Ik deed werkstraf maar ik ben geen dief (COLUMN)

Hallo. Ik wil even toelichten over wat ik laatst meemaakte bij mijn werkstraf in een bejaardencentrum te Oss. Ik was veroordeeld tot 120 uur werkstraf omdat bij mij thuis 35 wietplanten gevonden waren. Die had mijn zoon gekweekt.

Ik accepteerde wat de rechter me als straf oplegde en begon rond september via de Reclassering bij het bejaardencentrum met afwassen in de keuken. Ik heb een autobedrijf en kon daarom alleen de zondagen werken, wat uiteraard bij een bejaardencentrum goed uitkomt, want wie wil er nou graag op zondag werken?

Tot op de laatste dag heb ik hard gewerkt aan mijn taakstraf en ik was aardig en respectvol voor een ieder die daar werkte of aanwezig was. Vaak met de pauze communiceerden we over elkaars leven en ideeën. Je krijgt als personeel een soort band met elkaar. Elke week vroegen ze aan mij van heb je nog autos verkocht? Of hoe gaat het met je kinderen, enzovoort. Ik was daarom ook vaak geinteresseerd in wat er bij hun speelde, dat ik ook aandacht terug gaf.

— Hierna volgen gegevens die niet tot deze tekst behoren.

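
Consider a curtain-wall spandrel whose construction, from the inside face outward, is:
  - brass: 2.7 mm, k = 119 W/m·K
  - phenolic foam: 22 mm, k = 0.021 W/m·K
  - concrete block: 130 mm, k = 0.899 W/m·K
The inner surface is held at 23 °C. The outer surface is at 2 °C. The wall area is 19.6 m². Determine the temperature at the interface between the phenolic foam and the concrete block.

T ≈ 4.55 °C

Model the wall as resistances in series:
R_brass = L/(kA) = 0.0027/(119×19.6) = 1.158×10^-6 K/W
R_phenolic foam = L/(kA) = 0.022/(0.021×19.6) = 0.05345 K/W
R_concrete block = L/(kA) = 0.13/(0.899×19.6) = 0.007378 K/W
R_total = 0.06083 K/W;  Q = ΔT/R_total = 21/0.06083 = 345.2 W
T_interface = T_inner − Q·ΣR(inner→interface) = 23 − 345×0.05345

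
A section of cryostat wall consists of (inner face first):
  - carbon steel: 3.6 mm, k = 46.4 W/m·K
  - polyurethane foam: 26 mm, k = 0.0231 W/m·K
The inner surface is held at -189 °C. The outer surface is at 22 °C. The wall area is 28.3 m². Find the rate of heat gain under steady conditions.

Treating each layer as a thermal resistance in series:
R_carbon steel = L/(kA) = 0.0036/(46.4×28.3) = 2.742×10^-6 K/W
R_polyurethane foam = L/(kA) = 0.026/(0.0231×28.3) = 0.03977 K/W
R_total = 0.03977 K/W
Q = ΔT / R_total = 211 / 0.03977

Q ≈ 5300 W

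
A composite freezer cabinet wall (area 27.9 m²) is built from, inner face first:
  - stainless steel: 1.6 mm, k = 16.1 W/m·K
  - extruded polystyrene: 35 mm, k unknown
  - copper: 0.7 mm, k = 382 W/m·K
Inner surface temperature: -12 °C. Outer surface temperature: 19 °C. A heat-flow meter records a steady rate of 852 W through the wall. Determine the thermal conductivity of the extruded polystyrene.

Thermal resistances in series:
R_stainless steel = L/(kA) = 0.0016/(16.1×27.9) = 3.562×10^-6 K/W
R_copper = L/(kA) = 0.0007/(382×27.9) = 6.568×10^-8 K/W
Sum of known resistances R_other = 3.628×10^-6 K/W
Total R = ΔT/Q = 31/852 = 0.03638 K/W
R_extruded polystyrene = R_total − R_other = 0.03638 K/W
k = L/(R·A) = 0.035/(0.03638×27.9)

k ≈ 0.0345 W/(m·K)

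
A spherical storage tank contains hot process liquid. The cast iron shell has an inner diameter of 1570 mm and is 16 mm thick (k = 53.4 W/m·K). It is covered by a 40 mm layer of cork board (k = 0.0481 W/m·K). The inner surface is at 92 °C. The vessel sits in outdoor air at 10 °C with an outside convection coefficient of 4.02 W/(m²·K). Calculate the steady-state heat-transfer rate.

Spherical conduction: R = (1/r_in − 1/r_out)/(4πk) per layer; series-sum.
R_cast iron shell = (1/0.785 − 1/0.801)/(4π×53.4) = 3.792×10^-5 K/W
R_cork board = (1/0.801 − 1/0.841)/(4π×0.0481) = 0.09824 K/W
R_outer film = 1/(h·4πr_o²) = 1/(4.02×4π×0.841²) = 0.02799 K/W
R_total = 0.1263 K/W
Q = ΔT/R_total = 82/0.1263

Q ≈ 649 W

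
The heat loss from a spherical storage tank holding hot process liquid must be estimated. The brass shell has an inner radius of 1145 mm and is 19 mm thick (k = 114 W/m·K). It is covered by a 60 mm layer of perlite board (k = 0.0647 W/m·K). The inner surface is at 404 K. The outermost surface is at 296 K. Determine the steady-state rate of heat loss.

Q ≈ 2080 W

Each spherical layer contributes R = (1/r_i − 1/r_o)/(4πk):
R_brass shell = (1/1.145 − 1/1.164)/(4π×114) = 9.951×10^-6 K/W
R_perlite board = (1/1.164 − 1/1.224)/(4π×0.0647) = 0.0518 K/W
R_total = 0.05181 K/W
Q = ΔT/R_total = 108/0.05181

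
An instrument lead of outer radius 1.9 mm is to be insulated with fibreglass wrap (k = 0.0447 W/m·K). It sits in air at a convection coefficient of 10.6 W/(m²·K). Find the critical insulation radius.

r_cr ≈ 4.22 mm

For a cylinder r_cr = k/h = 0.0447/10.6
r_cr = 4.22 mm; since the bare radius (1.9 mm) is below r_cr, adding a thin layer of insulation will *increase* heat loss.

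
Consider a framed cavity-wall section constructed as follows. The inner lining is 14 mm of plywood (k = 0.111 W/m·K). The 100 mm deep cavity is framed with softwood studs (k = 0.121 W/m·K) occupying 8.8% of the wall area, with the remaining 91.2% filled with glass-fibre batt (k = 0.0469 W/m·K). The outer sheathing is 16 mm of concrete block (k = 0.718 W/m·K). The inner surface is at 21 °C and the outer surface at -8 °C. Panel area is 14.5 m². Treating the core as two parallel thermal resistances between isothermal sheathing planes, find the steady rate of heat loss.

Q ≈ 208 W

Sheathing layers in series; stud and cavity paths in parallel between them.
R_inner = 0.014/(0.111×14.5) = 0.008698 K/W
R_stud  = 0.1/(0.121×0.088×14.5) = 0.6477 K/W
R_cav   = 0.1/(0.0469×0.912×14.5) = 0.1612 K/W
1/R_core = 1/R_stud + 1/R_cav → R_core = 0.1291 K/W
R_outer = 0.016/(0.718×14.5) = 0.001537 K/W
R_total = 0.1393 K/W
Q = ΔT/R_total = 29/0.1393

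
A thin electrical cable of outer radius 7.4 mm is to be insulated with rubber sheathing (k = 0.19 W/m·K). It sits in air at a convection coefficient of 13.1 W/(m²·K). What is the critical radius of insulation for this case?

For a cylinder r_cr = k/h = 0.19/13.1
r_cr = 14.5 mm; since the bare radius (7.4 mm) is below r_cr, adding a thin layer of insulation will *increase* heat loss.

r_cr ≈ 14.5 mm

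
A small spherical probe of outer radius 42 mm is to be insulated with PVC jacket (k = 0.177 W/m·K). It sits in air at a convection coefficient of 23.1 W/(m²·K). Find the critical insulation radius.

For a sphere r_cr = 2k/h = 2×0.177/23.1
r_cr = 15.3 mm; since the bare radius (42 mm) is above r_cr, any added insulation will reduce heat loss.

r_cr ≈ 15.3 mm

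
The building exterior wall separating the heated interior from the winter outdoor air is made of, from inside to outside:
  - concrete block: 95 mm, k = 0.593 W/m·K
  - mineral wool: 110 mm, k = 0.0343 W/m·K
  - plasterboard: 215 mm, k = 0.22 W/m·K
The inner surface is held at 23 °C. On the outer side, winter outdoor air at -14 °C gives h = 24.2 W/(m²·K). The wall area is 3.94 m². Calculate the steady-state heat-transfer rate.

Thermal resistances in series:
R_concrete block = L/(kA) = 0.095/(0.593×3.94) = 0.04066 K/W
R_mineral wool = L/(kA) = 0.11/(0.0343×3.94) = 0.814 K/W
R_plasterboard = L/(kA) = 0.215/(0.22×3.94) = 0.248 K/W
R_outer film = 1/(h_o·A) = 1/(24.2×3.94) = 0.01049 K/W
R_total = 1.113 K/W
Q = ΔT / R_total = 37 / 1.113

Q ≈ 33.2 W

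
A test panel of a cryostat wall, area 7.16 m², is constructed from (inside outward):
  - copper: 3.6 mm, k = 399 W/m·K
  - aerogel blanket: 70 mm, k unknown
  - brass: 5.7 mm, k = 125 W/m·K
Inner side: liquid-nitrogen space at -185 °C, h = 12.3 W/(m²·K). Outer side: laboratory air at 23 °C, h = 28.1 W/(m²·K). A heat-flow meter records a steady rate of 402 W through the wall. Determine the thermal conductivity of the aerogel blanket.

Using the resistance-network approach (series):
R_inner film = 1/(h_i·A) = 1/(12.3×7.16) = 0.01135 K/W
R_copper = L/(kA) = 0.0036/(399×7.16) = 1.26×10^-6 K/W
R_brass = L/(kA) = 0.0057/(125×7.16) = 6.369×10^-6 K/W
R_outer film = 1/(h_o·A) = 1/(28.1×7.16) = 0.00497 K/W
Sum of known resistances R_other = 0.01633 K/W
Total R = ΔT/Q = 208/402 = 0.5174 K/W
R_aerogel blanket = R_total − R_other = 0.5011 K/W
k = L/(R·A) = 0.07/(0.5011×7.16)

k ≈ 0.0195 W/(m·K)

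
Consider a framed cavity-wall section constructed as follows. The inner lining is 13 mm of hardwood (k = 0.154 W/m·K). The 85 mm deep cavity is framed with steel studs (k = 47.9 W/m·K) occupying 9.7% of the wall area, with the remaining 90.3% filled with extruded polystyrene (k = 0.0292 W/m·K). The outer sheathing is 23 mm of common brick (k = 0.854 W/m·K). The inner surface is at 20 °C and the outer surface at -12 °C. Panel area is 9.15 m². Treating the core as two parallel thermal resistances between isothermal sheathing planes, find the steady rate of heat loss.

Q ≈ 2260 W

Sheathing layers in series; stud and cavity paths in parallel between them.
R_inner = 0.013/(0.154×9.15) = 0.009226 K/W
R_stud  = 0.085/(47.9×0.097×9.15) = 0.001999 K/W
R_cav   = 0.085/(0.0292×0.903×9.15) = 0.3523 K/W
1/R_core = 1/R_stud + 1/R_cav → R_core = 0.001988 K/W
R_outer = 0.023/(0.854×9.15) = 0.002943 K/W
R_total = 0.01416 K/W
Q = ΔT/R_total = 32/0.01416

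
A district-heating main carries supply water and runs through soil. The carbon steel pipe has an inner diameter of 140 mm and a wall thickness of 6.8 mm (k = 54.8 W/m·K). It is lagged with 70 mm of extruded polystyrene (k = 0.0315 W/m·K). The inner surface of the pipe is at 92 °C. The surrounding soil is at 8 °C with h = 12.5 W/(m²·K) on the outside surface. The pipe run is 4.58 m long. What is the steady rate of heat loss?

Q ≈ 114 W

For a radial system each layer contributes R = ln(r_out/r_in)/(2πkL); films add R = 1/(hA).
R_carbon steel pipe wall = ln(76.8/70)/(2π×54.8×4.58) = 5.879×10^-5 K/W
R_extruded polystyrene = ln(146.8/76.8)/(2π×0.0315×4.58) = 0.7147 K/W
R_outer film = 1/(h_o·2πr_oL) = 1/(12.5×2π×0.1468×4.58) = 0.01894 K/W
R_total = 0.7337 K/W
Q = ΔT/R_total = 84/0.7337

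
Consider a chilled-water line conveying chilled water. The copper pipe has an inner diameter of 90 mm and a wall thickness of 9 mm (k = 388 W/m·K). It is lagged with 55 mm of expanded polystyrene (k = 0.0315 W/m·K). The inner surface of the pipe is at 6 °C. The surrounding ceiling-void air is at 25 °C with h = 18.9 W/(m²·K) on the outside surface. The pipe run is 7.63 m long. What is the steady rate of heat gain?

Treating each annulus and film as a series resistance:
R_copper pipe wall = ln(54/45)/(2π×388×7.63) = 9.802×10^-6 K/W
R_expanded polystyrene = ln(109/54)/(2π×0.0315×7.63) = 0.4651 K/W
R_outer film = 1/(h_o·2πr_oL) = 1/(18.9×2π×0.109×7.63) = 0.01013 K/W
R_total = 0.4752 K/W
Q = ΔT/R_total = 19/0.4752

Q ≈ 40 W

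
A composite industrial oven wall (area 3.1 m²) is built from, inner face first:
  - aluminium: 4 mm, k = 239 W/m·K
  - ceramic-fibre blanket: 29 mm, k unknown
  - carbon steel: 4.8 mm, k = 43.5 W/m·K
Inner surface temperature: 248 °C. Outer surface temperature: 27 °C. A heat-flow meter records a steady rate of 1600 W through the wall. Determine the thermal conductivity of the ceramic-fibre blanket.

Thermal resistances in series:
R_aluminium = L/(kA) = 0.004/(239×3.1) = 5.399×10^-6 K/W
R_carbon steel = L/(kA) = 0.0048/(43.5×3.1) = 3.56×10^-5 K/W
Sum of known resistances R_other = 4.099×10^-5 K/W
Total R = ΔT/Q = 221/1600 = 0.1381 K/W
R_ceramic-fibre blanket = R_total − R_other = 0.1381 K/W
k = L/(R·A) = 0.029/(0.1381×3.1)

k ≈ 0.0677 W/(m·K)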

De laatste uren kwamen na veertien zondagen ten einde en het liep bijna tegen de kerst en er was ook een kerstbraderie geregeld binnen in het bejaardenhuis waar wat spulletjes verkocht werden. Ik nam zelf afscheid en gaf iedereen van het personeel een stevige handruk en ik was blij dat ik klaar was met mijn taakstraf. Dat zal rond 19.00 zijn geweest.

En nu komt het.

De volgende dag schrok me dood. Ik werd gebeld door de politie of ik me 0m 15.00 melden kon? Ze waren al bij mij thuis geweest, en omdat er niemand was zijn ze naar het huis van mijn invalide vader van 78 geweest. Met twee politiemannen en een politieauto stonden ze daar te bellen naar mij, want ik moest en zou naar het politiebureau in Oss komen om 15.00. Dus ik met een rotgang van Tilburg (van mijn autobedrijf) emotioneel overstuur naar Oss. Eenmaal aangekomen vroegen de heren agenten of ik naderhand nog terug geweest was bij het bejaardenhuis. Er was iets gestolen waarvan ik schijnbaar van verdacht was.

Ik vind het schandalig. Ik vind het respectloos. Het was gewoon nattevingerwerk. Wijzen naar mij omdat ik werkgestrafte was. Het was ook omdat ik gewoon gevraagd zou hebben: is er nog wat snoepgoed verkocht vandaag op de braderie? Of wat oude kleren. Het was een beleefde vraag omdat iedereen ook dit aan mij vroeg elke week: heb je nog wat autos verkocht? Ik ben onschuldig en ik wil excuus.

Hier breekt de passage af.